Near the end of Spring Break, I helped build the back-end for the Daily Cal’s Best of Berkeley voting website. The awards are given to restaurants and organizations chosen via public voting over the period of a week. Somewhere during the development, we decided it’d be more effective to implement fraud detection rather than prevention. The latter would only encourage evasion and resistance while with the former, we could sit idle and track fraud as it occurred. It made for some interesting statistics too.
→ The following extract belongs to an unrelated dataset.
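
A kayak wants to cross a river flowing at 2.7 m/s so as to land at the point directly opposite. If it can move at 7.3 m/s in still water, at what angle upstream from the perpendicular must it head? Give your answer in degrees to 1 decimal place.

21.7°

To cancel the current, the upstream component of the kayak's velocity must equal the flow: 7.3 sin θ = 2.7.
sin θ = 2.7 / 7.3 = 0.3699.
θ = arcsin(0.3699) = 21.707°.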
This first one’s simple. One of the candidates earned a highly suspicious number of submissions where they were the only choice selected in any of the 39 categories and 195 total candidates. Our fraud-recognition system aggregated sets of submission choices and raised alerts when abnormal numbers of identical choices appeared. The graph shows the frequency of submissions where only this candidate was selected and demonstrates the regularity and nonrandomness of these fraudulent entries.
Combined with data from tracking cookies and user agents, it’s safe to say that these submissions could be cast out.
The system also calculated and analyzed the elapsed time between successive submissions. It alerted both for abnormal volume, when a large number of submissions were received in a small time, and for abnormal regularity, when submissions came in at abnormally regular intervals. From the graph, it looks like it takes about 10.5 to 12 seconds for the whole process: reload, scroll, check vote, scroll, submit.
The calculations for this alert were a bit trickier than I expected. At first, I thought of using a queue where old entries would be discarded:
s := queue()
for each sort_by_time(submission):
s.add(submission)
s.remove_entries_before(5 minutes ago)
if s.length > threshold:
send_alert
s->clear
This doesn’t work very well. Each time the queue length exceeded the threshold, it would flush the queue and notify that threshold submissions were detected in abnormal volume. So, I added a minimum time-out before another alert would be raised.
s := queue()
last_alert := 0
for each sort_by_time(submission):
s.add(submission)
s.remove_entries_before(5 minutes ago)
if s.length > threshold and now - last_alert > threshold:
send_alert
s->clear
last_alert := now
The regularity detector performed a similar task, except it would store each of the time differences in a list, sort it, and then run with a smaller threshold (around 0.3 seconds). Ideally, observations about true randomness suggest that these bars should be more or less horizontal, but this is hardly the case. After these fraudulent entries were removed, this particular candidate was left with a paltry 70-some votes, about 5% of its pre-filtered count.